At a meeting of the Council of the European Union this month, ministers endorsed principles to amend its proposed General Data Protection Regulation, addressing how the regulation handles the sharing of ‘special’ forms of personal data such as health and genetic data.
According to the new proposals, personal health data could be shared and processed without the explicit consent of the individual in certain circumstances, such as when “necessary for the purposes of preventive or occupational medicine… the provision of health or social care or treatment, or the management of health or social care systems and services on the basis of [EU] law or member state law”.
The right to share and process data would also apply when necessary for reasons of public interest and public health, such as protecting against “serious cross-border threats to health” or ensuring high quality and safety standards for healthcare, medicines and medical devices.
The principles state that the processing of personal health data for public interest “should not result in personal data being processed for other purposes by third parties such as employers, insurance and banking companies”.

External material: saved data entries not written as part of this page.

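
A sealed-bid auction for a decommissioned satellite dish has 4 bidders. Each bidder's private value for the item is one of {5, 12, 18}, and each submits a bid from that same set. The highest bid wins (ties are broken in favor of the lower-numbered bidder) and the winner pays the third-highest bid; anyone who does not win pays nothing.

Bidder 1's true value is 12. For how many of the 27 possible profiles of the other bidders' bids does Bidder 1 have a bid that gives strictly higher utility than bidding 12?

3

Others bid (5, 5, 18): truth gives 0; bid 18 gives 7 > 0. Violating.
Others bid (5, 18, 5): truth gives 0; bid 18 gives 7 > 0. Violating.
Others bid (18, 5, 5): truth gives 0; bid 18 gives 7 > 0. Violating.
Others bid (5, 5, 5): truth gives 7; no alternative beats it.
Others bid (5, 5, 12): truth gives 7; no alternative beats it.
(Checking all 27 profiles: 3 have a profitable deviation, 24 do not.)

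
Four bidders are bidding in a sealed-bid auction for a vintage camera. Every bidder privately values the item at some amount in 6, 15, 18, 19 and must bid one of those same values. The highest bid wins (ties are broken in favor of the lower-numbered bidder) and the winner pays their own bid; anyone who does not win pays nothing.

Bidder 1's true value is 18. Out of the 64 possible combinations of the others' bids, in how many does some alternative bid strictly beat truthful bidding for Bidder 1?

8

Others bid (6, 6, 6): truth gives 0; bid 6 gives 12 > 0. Violating.
Others bid (6, 6, 15): truth gives 0; bid 15 gives 3 > 0. Violating.
Others bid (6, 15, 6): truth gives 0; bid 15 gives 3 > 0. Violating.
Others bid (6, 15, 15): truth gives 0; bid 15 gives 3 > 0. Violating.
Others bid (6, 6, 18): truth gives 0; no alternative beats it.
Others bid (6, 6, 19): truth gives 0; no alternative beats it.
(Checking all 64 profiles: 8 have a profitable deviation, 56 do not.)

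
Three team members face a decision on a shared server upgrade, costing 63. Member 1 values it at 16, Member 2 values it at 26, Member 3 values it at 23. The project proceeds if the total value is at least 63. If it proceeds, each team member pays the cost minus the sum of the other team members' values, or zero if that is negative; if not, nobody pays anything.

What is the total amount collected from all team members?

Total value 65 ≥ cost 63, so it is built.
Member 1: others sum to 49; max(0, 63 - 49) = 14.
Member 2: others sum to 39; max(0, 63 - 39) = 24.
Member 3: others sum to 42; max(0, 63 - 42) = 21.
Total collected = 14 + 24 + 21 = 59.

59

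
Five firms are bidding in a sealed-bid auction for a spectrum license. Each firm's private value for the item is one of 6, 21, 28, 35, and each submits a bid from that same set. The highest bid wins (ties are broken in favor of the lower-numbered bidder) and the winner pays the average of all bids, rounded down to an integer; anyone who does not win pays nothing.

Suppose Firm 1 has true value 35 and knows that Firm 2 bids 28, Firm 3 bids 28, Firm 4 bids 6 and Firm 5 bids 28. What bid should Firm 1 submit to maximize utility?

28

Bid 6: loses, pays 0, utility 0.
Bid 21: loses, pays 0, utility 0.
Bid 28: wins, pays 23, utility 35 - 23 = 12.
Bid 35: wins, pays 25, utility 35 - 25 = 10.
The best choice is 28 with utility 12.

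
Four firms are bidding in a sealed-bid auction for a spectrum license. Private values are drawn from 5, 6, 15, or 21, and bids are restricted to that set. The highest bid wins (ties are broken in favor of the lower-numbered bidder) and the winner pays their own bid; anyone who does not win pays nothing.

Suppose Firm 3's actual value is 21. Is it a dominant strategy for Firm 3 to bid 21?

No

Consider the case where Firm 1 bids 5, Firm 2 bids 5 and Firm 4 bids 5.
Truthful bid 21: wins, pays 21, utility 21 - 21 = 0.
Bid 6 instead: wins, pays 6, utility 21 - 6 = 15.
Since 15 > 0, bidding 6 is strictly better here, so truthful bidding is not dominant.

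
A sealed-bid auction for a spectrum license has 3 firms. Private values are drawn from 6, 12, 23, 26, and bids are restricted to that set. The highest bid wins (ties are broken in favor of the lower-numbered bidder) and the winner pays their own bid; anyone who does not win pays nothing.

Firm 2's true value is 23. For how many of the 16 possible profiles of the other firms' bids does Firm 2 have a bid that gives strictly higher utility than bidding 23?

2

Others bid (6, 6): truth gives 0; bid 12 gives 11 > 0. Violating.
Others bid (6, 12): truth gives 0; bid 12 gives 11 > 0. Violating.
Others bid (6, 23): truth gives 0; no alternative beats it.
Others bid (6, 26): truth gives 0; no alternative beats it.
(Checking all 16 profiles: 2 have a profitable deviation, 14 do not.)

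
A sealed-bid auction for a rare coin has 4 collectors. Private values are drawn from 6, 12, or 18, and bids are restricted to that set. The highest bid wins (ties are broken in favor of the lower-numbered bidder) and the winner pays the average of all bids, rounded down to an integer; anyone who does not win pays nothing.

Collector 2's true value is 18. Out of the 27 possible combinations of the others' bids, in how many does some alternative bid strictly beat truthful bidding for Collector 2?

Others bid (6, 6, 6): truth gives 9; bid 12 gives 11 > 9. Violating.
Others bid (6, 6, 12): truth gives 8; bid 12 gives 9 > 8. Violating.
Others bid (6, 12, 6): truth gives 8; bid 12 gives 9 > 8. Violating.
Others bid (6, 12, 12): truth gives 6; bid 12 gives 8 > 6. Violating.
Others bid (6, 6, 18): truth gives 6; no alternative beats it.
Others bid (6, 12, 18): truth gives 5; no alternative beats it.
(Checking all 27 profiles: 4 have a profitable deviation, 23 do not.)

4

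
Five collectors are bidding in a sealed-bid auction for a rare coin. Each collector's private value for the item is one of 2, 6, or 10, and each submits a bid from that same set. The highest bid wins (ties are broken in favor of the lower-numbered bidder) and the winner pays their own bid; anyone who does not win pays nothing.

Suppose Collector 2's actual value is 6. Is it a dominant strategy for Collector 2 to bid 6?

Check each profile of the others' bids and compare truth against every alternative bid.
Others bid (2, 2, 2, 2): truth gives 0, best alternative gives 0.
Others bid (2, 2, 2, 6): truth gives 0, best alternative gives 0.
Others bid (2, 2, 2, 10): truth gives 0, best alternative gives 0.
Others bid (2, 2, 6, 2): truth gives 0, best alternative gives 0.
Others bid (2, 2, 6, 6): truth gives 0, best alternative gives 0.
Others bid (2, 2, 6, 10): truth gives 0, best alternative gives 0.
(Remaining 75 profiles checked similarly; truth is weakly best in each.)
In every case the truthful bid is at least as good as any alternative, so it is a dominant strategy.

Yes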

The NHS Confederation welcomed the changes, saying they “signal an important strategic commitment by ministers to alleviate the burden of data sharing”.

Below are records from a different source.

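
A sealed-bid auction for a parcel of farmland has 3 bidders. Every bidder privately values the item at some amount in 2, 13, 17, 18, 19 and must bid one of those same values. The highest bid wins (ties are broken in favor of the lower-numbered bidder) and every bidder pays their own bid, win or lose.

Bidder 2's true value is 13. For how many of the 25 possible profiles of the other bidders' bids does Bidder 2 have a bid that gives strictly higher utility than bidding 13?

23

Others bid (2, 17): truth gives -13; bid 2 gives -2 > -13. Violating.
Others bid (2, 18): truth gives -13; bid 2 gives -2 > -13. Violating.
Others bid (2, 19): truth gives -13; bid 2 gives -2 > -13. Violating.
Others bid (13, 2): truth gives -13; bid 2 gives -2 > -13. Violating.
Others bid (2, 2): truth gives 0; no alternative beats it.
Others bid (2, 13): truth gives 0; no alternative beats it.
(Checking all 25 profiles: 23 have a profitable deviation, 2 do not.)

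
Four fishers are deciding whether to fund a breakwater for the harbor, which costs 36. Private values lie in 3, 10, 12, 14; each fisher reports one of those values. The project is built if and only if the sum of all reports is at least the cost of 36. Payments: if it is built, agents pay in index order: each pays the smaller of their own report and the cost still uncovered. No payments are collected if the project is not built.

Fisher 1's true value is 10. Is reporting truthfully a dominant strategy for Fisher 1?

No

Consider the case where Fisher 2 reports 10, Fisher 3 reports 10 and Fisher 4 reports 14.
Truthful report 10: project built, pays 10, utility 10 - 10 = 0.
Report 3 instead: project built, pays 3, utility 10 - 3 = 7.
Since 7 > 0, reporting 3 is strictly better here, so truthful reporting is not dominant.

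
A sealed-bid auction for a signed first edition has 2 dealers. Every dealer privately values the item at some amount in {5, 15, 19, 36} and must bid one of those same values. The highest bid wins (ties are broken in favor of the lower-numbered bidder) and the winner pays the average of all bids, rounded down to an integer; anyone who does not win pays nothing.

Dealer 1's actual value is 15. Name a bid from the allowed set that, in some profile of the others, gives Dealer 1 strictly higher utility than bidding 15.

5

Suppose Dealer 2 bids 5.
Bid 15: wins, pays 10, utility 15 - 10 = 5.
Bid 5: wins, pays 5, utility 15 - 5 = 10.
So bidding 5 beats truth here (10 > 5).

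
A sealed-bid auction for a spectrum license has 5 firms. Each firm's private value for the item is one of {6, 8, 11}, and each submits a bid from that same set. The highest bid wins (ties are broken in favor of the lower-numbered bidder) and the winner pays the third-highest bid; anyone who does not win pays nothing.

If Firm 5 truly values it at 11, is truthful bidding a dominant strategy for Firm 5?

Check each profile of the others' bids and compare truth against every alternative bid.
Others bid (6, 6, 6, 8): truth gives 5, best alternative gives 0.
Others bid (6, 6, 8, 6): truth gives 5, best alternative gives 0.
Others bid (6, 8, 6, 6): truth gives 5, best alternative gives 0.
Others bid (8, 6, 6, 6): truth gives 5, best alternative gives 0.
Others bid (6, 6, 8, 8): truth gives 3, best alternative gives 0.
Others bid (6, 8, 6, 8): truth gives 3, best alternative gives 0.
(Remaining 75 profiles checked similarly; truth is weakly best in each.)
In every case the truthful bid is at least as good as any alternative, so it is a dominant strategy.

Yes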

In a summary of the council’s proposals, the confederation said they would mean data can be shared without explicit consent for clinical purposes; for the provision of health or social care; for the treatment or management of health or social care systems; and services and for public health purposes.
Elisabetta Zanon, director of the NHS European Office – part of the NHS Confederation – said in a blog post that the proposed changes will mean a “more flexible legal framework for sharing data across health and social care” to support new care models such as those outlined in NHS England’s Five Year Forward View.

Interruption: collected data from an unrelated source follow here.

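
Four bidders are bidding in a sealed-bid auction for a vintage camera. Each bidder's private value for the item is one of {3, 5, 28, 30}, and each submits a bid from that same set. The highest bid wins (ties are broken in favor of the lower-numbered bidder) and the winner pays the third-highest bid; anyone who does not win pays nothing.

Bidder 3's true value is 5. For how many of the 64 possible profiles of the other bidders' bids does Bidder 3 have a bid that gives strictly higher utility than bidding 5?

6

Others bid (3, 3, 28): truth gives 0; bid 28 gives 2 > 0. Violating.
Others bid (3, 3, 30): truth gives 0; bid 30 gives 2 > 0. Violating.
Others bid (3, 5, 3): truth gives 0; bid 28 gives 2 > 0. Violating.
Others bid (3, 28, 3): truth gives 0; bid 30 gives 2 > 0. Violating.
Others bid (3, 3, 3): truth gives 2; no alternative beats it.
Others bid (3, 3, 5): truth gives 2; no alternative beats it.
(Checking all 64 profiles: 6 have a profitable deviation, 58 do not.)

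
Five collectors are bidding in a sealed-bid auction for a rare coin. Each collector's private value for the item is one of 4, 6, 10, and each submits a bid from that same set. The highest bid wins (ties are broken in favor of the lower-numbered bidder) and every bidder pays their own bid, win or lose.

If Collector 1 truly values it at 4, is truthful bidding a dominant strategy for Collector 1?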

The General Data Protection Regulation, developed to update existing rules on data protection that have been in place since 1995, has previously caused concern in the UK as it requires researchers to request explicit and time-limited consent from citizens for using identifiable, pseudonymised or linked data.
Last year, the Department of Health said that the new rules would make conducting research with data “impractical”, while plans to share data via the care.data programme also appear to be impacted.
While it is unclear whether the new proposals will address these concerns, Phil Booth of healthcare data campaign group MedConfidential told EHI News that the plans for care.data are “such a mess” that it will be difficult to manage the consent issues “without a fundamental re-engineering of consent across the whole system”.
Booth said one of the main points of interest in the new proposals is a statement that pseudonymised data should be considered as personal data, which he saw as an acknowledgement that all individual-level data is potentially re-identifiable.
“[The proposal] would have a massive impact on the dissemination of patient data for secondary uses; hospital episode statistics, for example, which is pseudonymised individual-level data, will no longer be able to be ‘deemed not personal data’ and therefore treated as if it is out with the Data Protection Act and be sold to all and sundry,” he said.
The proposed changes will be discussed alongside the rest of the General Data Protection Regulation in June, with the regulation set to become law by late 2015 or early 2016.